Erstes Gruppentreffen in der Rhön

Tja, was soll ich sagen. Die Nacht war okay. Ein bisschen unbequem und zu warm.
Erstens brauche ich eine doppelte Luftmatratze und zweitens einen Sommerschlafsack.
Ausserdem ist der Mumienschlafsack für mich als Seitenschläfer ungeeignet.
Achja … das Kopfkissen hätte ich noch einpacken sollen.
Beim nächsten Mal wird alles besser (auch der Aufbau).

Meinen Espresso bekam ich jedenfalls. Aber an den Windschutz muss ich noch denken.
Und ein Tisch mit Stuhl muss auch mal mit.
Im kommenden Jahr habe ich bestimmt alles zusammen was ich so brauche (und nicht brauche).

Spaß hat es dennoch gemacht.
Doch lange geniessen konnte ich es nicht da die beiden Dobermänner das Zelt abschnüffelten und auch keine Probleme damit hatten sich mal drauf zu legen, sodass ich schon Angst um das Gestänge bekam. Ging gottseidank alles gut.
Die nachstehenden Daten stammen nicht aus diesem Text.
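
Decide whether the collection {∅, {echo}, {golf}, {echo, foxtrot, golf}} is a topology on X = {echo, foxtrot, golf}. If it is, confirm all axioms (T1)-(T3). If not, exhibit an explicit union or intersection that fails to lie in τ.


τ is NOT a topology on X.

Axiom (T1): ∅ ∈ τ? Yes; X ∈ τ? Yes.
Axiom (T2/T3): check pairwise unions and intersections of members of τ.
Counterexample for (T2): {echo} ∪ {golf} = {echo, golf} ∉ τ. Therefore τ is NOT a topology.


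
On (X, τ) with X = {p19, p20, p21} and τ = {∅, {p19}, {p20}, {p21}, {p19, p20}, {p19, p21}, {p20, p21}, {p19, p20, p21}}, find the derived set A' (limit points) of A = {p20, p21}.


A' = ∅

For each x ∈ X, list the open sets U ∈ τ with x ∈ U, then check whether U ∩ (A ∖ {x}) ≠ ∅ for every such U.
  x = p19: open {p19} ∋ x has {p19} ∩ (A ∖ {p19}) = ∅, so x is NOT a limit point.
  x = p20: open {p20} ∋ x has {p20} ∩ (A ∖ {p20}) = ∅, so x is NOT a limit point.
  x = p21: open {p21} ∋ x has {p21} ∩ (A ∖ {p21}) = ∅, so x is NOT a limit point.
Collecting: A' = ∅.


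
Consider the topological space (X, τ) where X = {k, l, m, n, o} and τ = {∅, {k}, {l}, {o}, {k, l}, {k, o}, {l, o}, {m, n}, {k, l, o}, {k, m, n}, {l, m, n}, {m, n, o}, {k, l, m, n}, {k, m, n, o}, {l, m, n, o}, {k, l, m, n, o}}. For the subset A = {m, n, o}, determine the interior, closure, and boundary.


int(A) = {m, n, o}, cl(A) = {m, n, o}, ∂A = ∅.

Closed sets in (X, τ) are complements of opens:
  closed(X, τ) = {∅, {k}, {l}, {o}, {k, l}, {k, o}, {l, o}, {m, n}, {k, l, o}, {k, m, n}, {l, m, n}, {m, n, o}, {k, l, m, n}, {k, m, n, o}, {l, m, n, o}, {k, l, m, n, o}}.
int(A) = ⋃ {U ∈ τ : U ⊆ A}. Opens contained in A: ∅, {o}, {m, n}, {m, n, o}.
Taking the union of these: int(A) = {m, n, o}.
cl(A) = ⋂ {C closed : A ⊆ C}. Closed sets containing A: {m, n, o}, {k, m, n, o}, {l, m, n, o}, {k, l, m, n, o}.
Intersecting these: cl(A) = {m, n, o}.
∂A = cl(A) ∖ int(A) = {m, n, o} ∖ {m, n, o} = ∅.


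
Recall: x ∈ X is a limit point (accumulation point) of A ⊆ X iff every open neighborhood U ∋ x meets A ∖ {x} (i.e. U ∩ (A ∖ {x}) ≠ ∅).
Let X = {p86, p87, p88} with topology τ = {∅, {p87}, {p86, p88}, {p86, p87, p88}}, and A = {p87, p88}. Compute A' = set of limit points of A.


A' = {p86}

For each x ∈ X, list the open sets U ∈ τ with x ∈ U, then check whether U ∩ (A ∖ {x}) ≠ ∅ for every such U.
  x = p86: opens ∋ x are {p86, p88}, {p86, p87, p88}; each meets A ∖ {p86}, so x IS a limit point.
  x = p87: open {p87} ∋ x has {p87} ∩ (A ∖ {p87}) = ∅, so x is NOT a limit point.
  x = p88: open {p86, p88} ∋ x has {p86, p88} ∩ (A ∖ {p88}) = ∅, so x is NOT a limit point.
Collecting: A' = {p86}.


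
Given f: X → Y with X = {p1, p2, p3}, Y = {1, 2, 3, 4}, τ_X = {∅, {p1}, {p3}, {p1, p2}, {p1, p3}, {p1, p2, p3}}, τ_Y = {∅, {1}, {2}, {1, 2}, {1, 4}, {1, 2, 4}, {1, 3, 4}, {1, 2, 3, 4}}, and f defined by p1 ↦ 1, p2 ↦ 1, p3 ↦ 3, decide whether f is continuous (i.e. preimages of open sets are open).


f IS continuous.

Compute f^{-1}(U) for each U ∈ τ_Y:
  U = ∅: f^{-1}(U) = ∅ ∈ τ_X ✓.
  U = {1}: f^{-1}(U) = {p1, p2} ∈ τ_X ✓.
  U = {2}: f^{-1}(U) = ∅ ∈ τ_X ✓.
  U = {1, 2}: f^{-1}(U) = {p1, p2} ∈ τ_X ✓.
  U = {1, 4}: f^{-1}(U) = {p1, p2} ∈ τ_X ✓.
  U = {1, 2, 4}: f^{-1}(U) = {p1, p2} ∈ τ_X ✓.
  U = {1, 3, 4}: f^{-1}(U) = {p1, p2, p3} ∈ τ_X ✓.
  U = {1, 2, 3, 4}: f^{-1}(U) = {p1, p2, p3} ∈ τ_X ✓.
Every preimage lies in τ_X, so f IS continuous.


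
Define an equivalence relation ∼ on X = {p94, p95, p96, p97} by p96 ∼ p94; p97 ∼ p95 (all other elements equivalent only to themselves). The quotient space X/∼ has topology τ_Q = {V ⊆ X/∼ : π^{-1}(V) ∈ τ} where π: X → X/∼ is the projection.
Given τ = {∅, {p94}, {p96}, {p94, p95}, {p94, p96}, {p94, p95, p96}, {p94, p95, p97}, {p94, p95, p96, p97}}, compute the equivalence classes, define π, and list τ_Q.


X/∼ = {[p94=p96], [p95=p97]}; |τ_Q| = 3.

Equivalence classes: [p94=p96], [p95=p97].
Quotient map π: X → X/∼ sends p94 ↦ [p94=p96], p95 ↦ [p95=p97], p96 ↦ [p94=p96], p97 ↦ [p95=p97].
For each subset V ⊆ X/∼, compute π^{-1}(V) ⊆ X and check whether π^{-1}(V) ∈ τ. V is open in τ_Q iff π^{-1}(V) ∈ τ.
  V = {}: π^{-1}(V) = ∅ ∈ τ ✓.
  V = {[p94=p96]}: π^{-1}(V) = {p94, p96} ∈ τ ✓.
  V = {[p95=p97]}: π^{-1}(V) = {p95, p97} ∉ τ ✗.
  V = {[p94=p96], [p95=p97]}: π^{-1}(V) = {p94, p95, p96, p97} ∈ τ ✓.
Open sets in the quotient: τ_Q = {{}, {[p94=p96]}, {[p94=p96], [p95=p97]}} (3 elements).


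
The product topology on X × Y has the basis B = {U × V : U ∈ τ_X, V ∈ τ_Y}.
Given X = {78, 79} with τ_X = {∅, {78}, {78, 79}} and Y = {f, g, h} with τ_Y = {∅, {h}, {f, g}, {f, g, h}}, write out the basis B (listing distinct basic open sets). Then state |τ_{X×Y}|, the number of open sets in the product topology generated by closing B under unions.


Basis B = {∅ × ∅, {78} × {h}, {78} × {f, g}, {78, 79} × {h}, {78} × {f, g, h}, {78, 79} × {f, g}, {78, 79} × {f, g, h}}; |τ_{X×Y}| = 9.

Enumerate products U × V with U ∈ τ_X, V ∈ τ_Y (deduplicated):
  ∅ × ∅ = {} (∅)
  {78} × {h} = {(78,h)}
  {78} × {f, g} = {(78,f), (78,g)}
  {78, 79} × {h} = {(78,h), (79,h)}
  {78} × {f, g, h} = {(78,f), (78,g), (78,h)}
  {78, 79} × {f, g} = {(78,f), (78,g), (79,f), (79,g)}
  {78, 79} × {f, g, h} = {(78,f), (78,g), (78,h), (79,f), (79,g), (79,h)}
These 7 distinct sets form the basis B.
Close under arbitrary unions to get τ_{X×Y}; counting gives |τ_{X×Y}| = 9.


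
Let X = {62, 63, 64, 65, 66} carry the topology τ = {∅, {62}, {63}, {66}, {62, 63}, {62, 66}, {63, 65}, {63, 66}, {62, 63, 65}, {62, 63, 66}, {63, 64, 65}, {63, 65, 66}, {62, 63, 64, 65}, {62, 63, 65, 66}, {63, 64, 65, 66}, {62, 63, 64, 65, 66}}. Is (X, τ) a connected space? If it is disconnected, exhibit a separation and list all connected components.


(X, τ) is disconnected; components = [{62}, {66}, {63, 64, 65}].

Find clopen sets (U ∈ τ with X ∖ U ∈ τ):
  U = ∅, X ∖ U = {62, 63, 64, 65, 66} — both open, so U is clopen.
  U = {62}, X ∖ U = {63, 64, 65, 66} — both open, so U is clopen.
  U = {66}, X ∖ U = {62, 63, 64, 65} — both open, so U is clopen.
  U = {62, 66}, X ∖ U = {63, 64, 65} — both open, so U is clopen.
  U = {63, 64, 65}, X ∖ U = {62, 66} — both open, so U is clopen.
  U = {62, 63, 64, 65}, X ∖ U = {66} — both open, so U is clopen.
  U = {63, 64, 65, 66}, X ∖ U = {62} — both open, so U is clopen.
  U = {62, 63, 64, 65, 66}, X ∖ U = ∅ — both open, so U is clopen.
Nontrivial clopen(s) exist: e.g. {63, 64, 65}. So (X, τ) is disconnected.
Compute connected components by grouping points that agree on all clopens:
  component: {62}
  component: {66}
  component: {63, 64, 65}


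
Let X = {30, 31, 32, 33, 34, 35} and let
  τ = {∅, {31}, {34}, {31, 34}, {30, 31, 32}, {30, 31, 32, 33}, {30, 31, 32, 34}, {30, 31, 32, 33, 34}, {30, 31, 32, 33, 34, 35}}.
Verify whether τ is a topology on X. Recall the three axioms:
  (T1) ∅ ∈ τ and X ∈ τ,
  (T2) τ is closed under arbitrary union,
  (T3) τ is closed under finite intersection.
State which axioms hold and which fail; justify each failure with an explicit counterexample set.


τ IS a topology on X.

Axiom (T1): ∅ ∈ τ? Yes; X ∈ τ? Yes.
Axiom (T2/T3): check pairwise unions and intersections of members of τ.
All pairwise intersections and unions checked — each lies in τ. Therefore τ satisfies (T1), (T2), (T3): it IS a topology on X.


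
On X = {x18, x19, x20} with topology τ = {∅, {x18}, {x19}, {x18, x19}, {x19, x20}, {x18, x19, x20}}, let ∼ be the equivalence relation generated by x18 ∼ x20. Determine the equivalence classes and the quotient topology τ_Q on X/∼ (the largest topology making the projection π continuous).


X/∼ = {[x18=x20], [x19]}; |τ_Q| = 3.

Equivalence classes: [x18=x20], [x19].
Quotient map π: X → X/∼ sends x18 ↦ [x18=x20], x19 ↦ [x19], x20 ↦ [x18=x20].
For each subset V ⊆ X/∼, compute π^{-1}(V) ⊆ X and check whether π^{-1}(V) ∈ τ. V is open in τ_Q iff π^{-1}(V) ∈ τ.
  V = {}: π^{-1}(V) = ∅ ∈ τ ✓.
  V = {[x18=x20]}: π^{-1}(V) = {x18, x20} ∉ τ ✗.
  V = {[x19]}: π^{-1}(V) = {x19} ∈ τ ✓.
  V = {[x18=x20], [x19]}: π^{-1}(V) = {x18, x19, x20} ∈ τ ✓.
Open sets in the quotient: τ_Q = {{}, {[x19]}, {[x18=x20], [x19]}} (3 elements).


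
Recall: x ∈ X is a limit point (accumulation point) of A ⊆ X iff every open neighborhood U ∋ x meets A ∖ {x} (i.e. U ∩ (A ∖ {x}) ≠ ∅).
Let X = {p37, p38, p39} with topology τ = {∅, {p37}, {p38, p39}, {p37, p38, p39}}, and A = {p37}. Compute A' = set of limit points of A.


A' = ∅

For each x ∈ X, list the open sets U ∈ τ with x ∈ U, then check whether U ∩ (A ∖ {x}) ≠ ∅ for every such U.
  x = p37: open {p37} ∋ x has {p37} ∩ (A ∖ {p37}) = ∅, so x is NOT a limit point.
  x = p38: open {p38, p39} ∋ x has {p38, p39} ∩ (A ∖ {p38}) = ∅, so x is NOT a limit point.
  x = p39: open {p38, p39} ∋ x has {p38, p39} ∩ (A ∖ {p39}) = ∅, so x is NOT a limit point.
Collecting: A' = ∅.


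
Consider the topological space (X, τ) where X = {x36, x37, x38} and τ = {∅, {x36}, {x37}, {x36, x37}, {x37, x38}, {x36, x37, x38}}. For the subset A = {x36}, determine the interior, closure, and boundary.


int(A) = {x36}, cl(A) = {x36}, ∂A = ∅.

Closed sets in (X, τ) are complements of opens:
  closed(X, τ) = {∅, {x36}, {x38}, {x36, x38}, {x37, x38}, {x36, x37, x38}}.
int(A) = ⋃ {U ∈ τ : U ⊆ A}. Opens contained in A: ∅, {x36}.
Taking the union of these: int(A) = {x36}.
cl(A) = ⋂ {C closed : A ⊆ C}. Closed sets containing A: {x36}, {x36, x38}, {x36, x37, x38}.
Intersecting these: cl(A) = {x36}.
∂A = cl(A) ∖ int(A) = {x36} ∖ {x36} = ∅.


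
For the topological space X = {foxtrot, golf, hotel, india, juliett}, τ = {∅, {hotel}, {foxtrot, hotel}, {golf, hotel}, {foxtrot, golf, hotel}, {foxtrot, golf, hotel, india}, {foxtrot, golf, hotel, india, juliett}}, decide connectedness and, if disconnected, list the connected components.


(X, τ) is connected.

Find clopen sets (U ∈ τ with X ∖ U ∈ τ):
  U = ∅, X ∖ U = {foxtrot, golf, hotel, india, juliett} — both open, so U is clopen.
  U = {foxtrot, golf, hotel, india, juliett}, X ∖ U = ∅ — both open, so U is clopen.
Only trivial clopens (∅ and X) exist, so (X, τ) is connected.
Compute connected components by grouping points that agree on all clopens:
  component: {foxtrot, golf, hotel, india, juliett}


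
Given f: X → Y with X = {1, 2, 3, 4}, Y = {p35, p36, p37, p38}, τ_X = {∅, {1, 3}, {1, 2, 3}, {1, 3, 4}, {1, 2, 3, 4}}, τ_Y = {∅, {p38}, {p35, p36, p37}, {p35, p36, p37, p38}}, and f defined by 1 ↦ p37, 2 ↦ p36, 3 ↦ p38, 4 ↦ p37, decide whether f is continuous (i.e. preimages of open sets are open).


f is NOT continuous.

Compute f^{-1}(U) for each U ∈ τ_Y:
  U = ∅: f^{-1}(U) = ∅ ∈ τ_X ✓.
  U = {p38}: f^{-1}(U) = {3} ∉ τ_X ✗.
  U = {p35, p36, p37}: f^{-1}(U) = {1, 2, 4} ∉ τ_X ✗.
  U = {p35, p36, p37, p38}: f^{-1}(U) = {1, 2, 3, 4} ∈ τ_X ✓.
Found U = {p38} with f^{-1}(U) = {3} not in τ_X. Therefore f is NOT continuous.


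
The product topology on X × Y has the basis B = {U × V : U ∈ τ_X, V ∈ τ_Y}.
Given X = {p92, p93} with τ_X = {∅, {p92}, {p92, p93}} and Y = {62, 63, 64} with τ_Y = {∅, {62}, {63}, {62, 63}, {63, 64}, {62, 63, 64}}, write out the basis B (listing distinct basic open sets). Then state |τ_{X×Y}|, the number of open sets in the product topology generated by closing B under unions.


Basis B = {∅ × ∅, {p92} × {62}, {p92} × {63}, {p92} × {62, 63}, {p92, p93} × {62}, {p92} × {63, 64}, {p92, p93} × {63}, {p92} × {62, 63, 64}, {p92, p93} × {62, 63}, {p92, p93} × {63, 64}, {p92, p93} × {62, 63, 64}}; |τ_{X×Y}| = 18.

Enumerate products U × V with U ∈ τ_X, V ∈ τ_Y (deduplicated):
  ∅ × ∅ = {} (∅)
  {p92} × {62} = {(p92,62)}
  {p92} × {63} = {(p92,63)}
  {p92} × {62, 63} = {(p92,62), (p92,63)}
  {p92, p93} × {62} = {(p92,62), (p93,62)}
  {p92} × {63, 64} = {(p92,63), (p92,64)}
  {p92, p93} × {63} = {(p92,63), (p93,63)}
  {p92} × {62, 63, 64} = {(p92,62), (p92,63), (p92,64)}
  {p92, p93} × {62, 63} = {(p92,62), (p92,63), (p93,62), (p93,63)}
  {p92, p93} × {63, 64} = {(p92,63), (p92,64), (p93,63), (p93,64)}
  {p92, p93} × {62, 63, 64} = {(p92,62), (p92,63), (p92,64), (p93,62), (p93,63), (p93,64)}
These 11 distinct sets form the basis B.
Close under arbitrary unions to get τ_{X×Y}; counting gives |τ_{X×Y}| = 18.


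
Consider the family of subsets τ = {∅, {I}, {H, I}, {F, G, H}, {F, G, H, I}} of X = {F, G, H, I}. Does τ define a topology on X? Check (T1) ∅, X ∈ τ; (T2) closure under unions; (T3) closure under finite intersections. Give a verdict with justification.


τ is NOT a topology on X.

Axiom (T1): ∅ ∈ τ? Yes; X ∈ τ? Yes.
Axiom (T2/T3): check pairwise unions and intersections of members of τ.
Counterexample for (T3): {H, I} ∩ {F, G, H} = {H} ∉ τ. Therefore τ is NOT a topology.


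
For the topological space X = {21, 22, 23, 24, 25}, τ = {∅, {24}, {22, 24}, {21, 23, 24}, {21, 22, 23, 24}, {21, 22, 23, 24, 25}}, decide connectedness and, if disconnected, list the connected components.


(X, τ) is connected.

Find clopen sets (U ∈ τ with X ∖ U ∈ τ):
  U = ∅, X ∖ U = {21, 22, 23, 24, 25} — both open, so U is clopen.
  U = {21, 22, 23, 24, 25}, X ∖ U = ∅ — both open, so U is clopen.
Only trivial clopens (∅ and X) exist, so (X, τ) is connected.
Compute connected components by grouping points that agree on all clopens:
  component: {21, 22, 23, 24, 25}


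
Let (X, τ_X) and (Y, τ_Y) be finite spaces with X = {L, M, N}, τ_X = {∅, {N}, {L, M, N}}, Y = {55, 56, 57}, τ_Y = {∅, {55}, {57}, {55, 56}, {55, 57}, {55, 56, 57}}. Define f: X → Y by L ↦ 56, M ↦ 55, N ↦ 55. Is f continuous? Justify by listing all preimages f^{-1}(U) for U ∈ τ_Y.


f is NOT continuous.

Compute f^{-1}(U) for each U ∈ τ_Y:
  U = ∅: f^{-1}(U) = ∅ ∈ τ_X ✓.
  U = {55}: f^{-1}(U) = {M, N} ∉ τ_X ✗.
  U = {57}: f^{-1}(U) = ∅ ∈ τ_X ✓.
  U = {55, 56}: f^{-1}(U) = {L, M, N} ∈ τ_X ✓.
  U = {55, 57}: f^{-1}(U) = {M, N} ∉ τ_X ✗.
  U = {55, 56, 57}: f^{-1}(U) = {L, M, N} ∈ τ_X ✓.
Found U = {55} with f^{-1}(U) = {M, N} not in τ_X. Therefore f is NOT continuous.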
Das Wetter meinte es jedenfalls gut mit uns.

Aber heute war eh noch weitere Vorarbeit angesagt, damit sich die paar angemeldeten (sieben von 700 Mitgliedern) wohlfühlen können.
Man war gespannt, aber vorallem eingespannt … denn ich durfte den neuen Gasgrill zusammen schrauben. Eine Drecksarbeit, da die Schrauben so schick versteckt waren wie bei den IKEA Möbeln.
Stecksystem? Fehlanzeige. Naja.

Während ich so vor mich hinschraubte trafen auch die ein oder anderen TeilnehmerInnen ein und machten sich in der Küche nützlich.

Natürlich liess man keinen Stress aufkommen und genoss ausreichend Pausen bei nem Kaffee oder sonstigem … während man reichlich in den sozialen Netzen unterwegs war.

Den Grill (im Hintergrund) hatte ich dann auch endlich mal fertig bekommen.
Mit viel Flucherei.
Aber das wichtigste (bei angeschlossener Gasflasche): Alles dicht.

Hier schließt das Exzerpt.